From comments I am taking...
- body
- createdutc
- ups
- downs
- id -- permalink -- score ---children ---submission ---subreddit
From submissions I am taking
- author
- created_utc
- subreddit.title (the subreddit name)
- ups
- downs
- permalink
- title
- selftext
- url -- direct comments --score --- all comments -- I am not sure wheter I want to store less data and synthesis at runtime things such as permalinks to comments (submission permalink + comment id) and overall scores (ups - downs)

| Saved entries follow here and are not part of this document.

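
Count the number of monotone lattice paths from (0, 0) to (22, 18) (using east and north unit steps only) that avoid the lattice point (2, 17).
Number of paths = 113380258209

Total paths from (0, 0) to (22, 18): C(40, 22) = 113380261800. Paths through (2, 17): (paths (0, 0) → (2, 17)) × (paths (2, 17) → (22, 18)) = C(19, 2) · C(21, 20) = 171 · 21 = 3591. Avoidance count = 113380261800 − 3591 = 113380258209.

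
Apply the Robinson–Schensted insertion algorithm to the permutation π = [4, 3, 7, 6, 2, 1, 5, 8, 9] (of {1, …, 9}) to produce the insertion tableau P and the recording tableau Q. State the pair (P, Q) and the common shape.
P = [1, 5, 8, 9] / [2, 6] / [3, 7] / [4];  Q = [1, 3, 8, 9] / [2, 4] / [5, 7] / [6];  common shape = (4, 2, 2, 1)

Row-insert the values π_1, π_2, … into P one at a time, bumping the leftmost entry strictly greater than the inserted value down to the next row. The recording tableau Q records, in position (i, j), the step at which that cell was added to P.
  Insert 4 (step 1): P = [4];  Q = [1]
  Insert 3 (step 2): P = [3] / [4];  Q = [1] / [2]
  Insert 7 (step 3): P = [3, 7] / [4];  Q = [1, 3] / [2]
  Insert 6 (step 4): P = [3, 6] / [4, 7];  Q = [1, 3] / [2, 4]
  Insert 2 (step 5): P = [2, 6] / [3, 7] / [4];  Q = [1, 3] / [2, 4] / [5]
  Insert 1 (step 6): P = [1, 6] / [2, 7] / [3] / [4];  Q = [1, 3] / [2, 4] / [5] / [6]
  Insert 5 (step 7): P = [1, 5] / [2, 6] / [3, 7] / [4];  Q = [1, 3] / [2, 4] / [5, 7] / [6]
  Insert 8 (step 8): P = [1, 5, 8] / [2, 6] / [3, 7] / [4];  Q = [1, 3, 8] / [2, 4] / [5, 7] / [6]
  Insert 9 (step 9): P = [1, 5, 8, 9] / [2, 6] / [3, 7] / [4];  Q = [1, 3, 8, 9] / [2, 4] / [5, 7] / [6]
Final shape: (4, 2, 2, 1).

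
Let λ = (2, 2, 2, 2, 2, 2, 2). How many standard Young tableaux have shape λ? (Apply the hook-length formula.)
# SYT of shape (2, 2, 2, 2, 2, 2, 2) = 429

Hook-length formula: f^λ = n! / Π hook(c), product over all cells c of the Young diagram. For λ = (2, 2, 2, 2, 2, 2, 2), n = 14 boxes. Hook lengths by row (left-to-right, top-to-bottom): [8, 7]; [7, 6]; [6, 5]; [5, 4]; [4, 3]; [3, 2]; [2, 1]. Product of hooks = 203212800. So f^λ = 14! / 203212800 = 87178291200 / 203212800 = 429.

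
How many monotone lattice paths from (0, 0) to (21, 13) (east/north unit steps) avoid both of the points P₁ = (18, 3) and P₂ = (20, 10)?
Number of paths = 807614840

Inclusion–exclusion. Total paths: C(34, 21) = 927983760. Through P₁: C(21, 18)·C(13, 3) = 380380. Through P₂: C(30, 20)·C(4, 1) = 120180060. Since P₁ is strictly southwest of P₂, a monotone path through both must visit P₁ then P₂; paths through both = C(21, 18)·C(9, 2)·C(4, 1) = 191520. Avoid both = 927983760 − 380380 − 120180060 + 191520 = 807614840.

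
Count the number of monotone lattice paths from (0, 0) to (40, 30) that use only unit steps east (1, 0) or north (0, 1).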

--- Things marked next to "---" are things which I am hoping the structure of my objects/db will tell me.
05/10/13
Thought on classification: The title of a post will be the most important way of identifying if a reference has been made to it during classification, but the comments could help build up a profile of what it is really about.
12/10/13
For the audit files, it would be helpful having a comment id or a way of actually finding the comment in the thread on the site
memory is the main bottleneck at the moment
some of these subreddits are not helping
/r/adviceanimals /r/AskReddit /r/aww /r/bestof /r/books /r/earthporn /r/explainlikeimfive /r/funny /r/gaming /r/gifs /r/IAmA /r/movies /r/music /r/news /r/pics /r/science /r/technology /r/television /r/todayilearned /r/videos /r/worldnews /r/wtf
Im going to narrow things down to: /r/adviceanimals /r/AskReddit /r/funny /r/gifs /r/IAmA /r/pics /r/todayilearned /r/videos /r/wtf
Seems like CPU isn't an issue so I'm going to calculate as much as I can at runtime e.g. score = ups - downs
09/11/13
Two types of reference; a submission reference, which is composed of a combination of title + content + selftext, and a comment reference, which is likely to be just text, and therefore probably easier to analyse.
examples:
submission reference: http://www.reddit.com/r/pics/comments/1q4i4e/i_miss_my_phone/,
referring to http://www.reddit.com/r/pics/comments/1q3tfu/i_miss_my_phone/
comment reference: http://www.reddit.com/r/IAmA/comments/1o5ndh/iama_guy_who_went_from_430_pounds_to_170_pounds/ccp40hs
referring to http://www.reddit.com/r/AskReddit/comments/1nzfg3/what_is_the_weirdest_thing_money_can_legally_buy/ccnjg1i
Like with references, there are submission and comment referees. It seems like comment referees are likely to be crazy stories in a sub like ask reddit, usually a top level comment.
23/01/14
Starting with a supervised classifier with a single example: Is this thread a reference to the banana for scale joke or not. A frequency distribution of words from the thread will be the feature vector.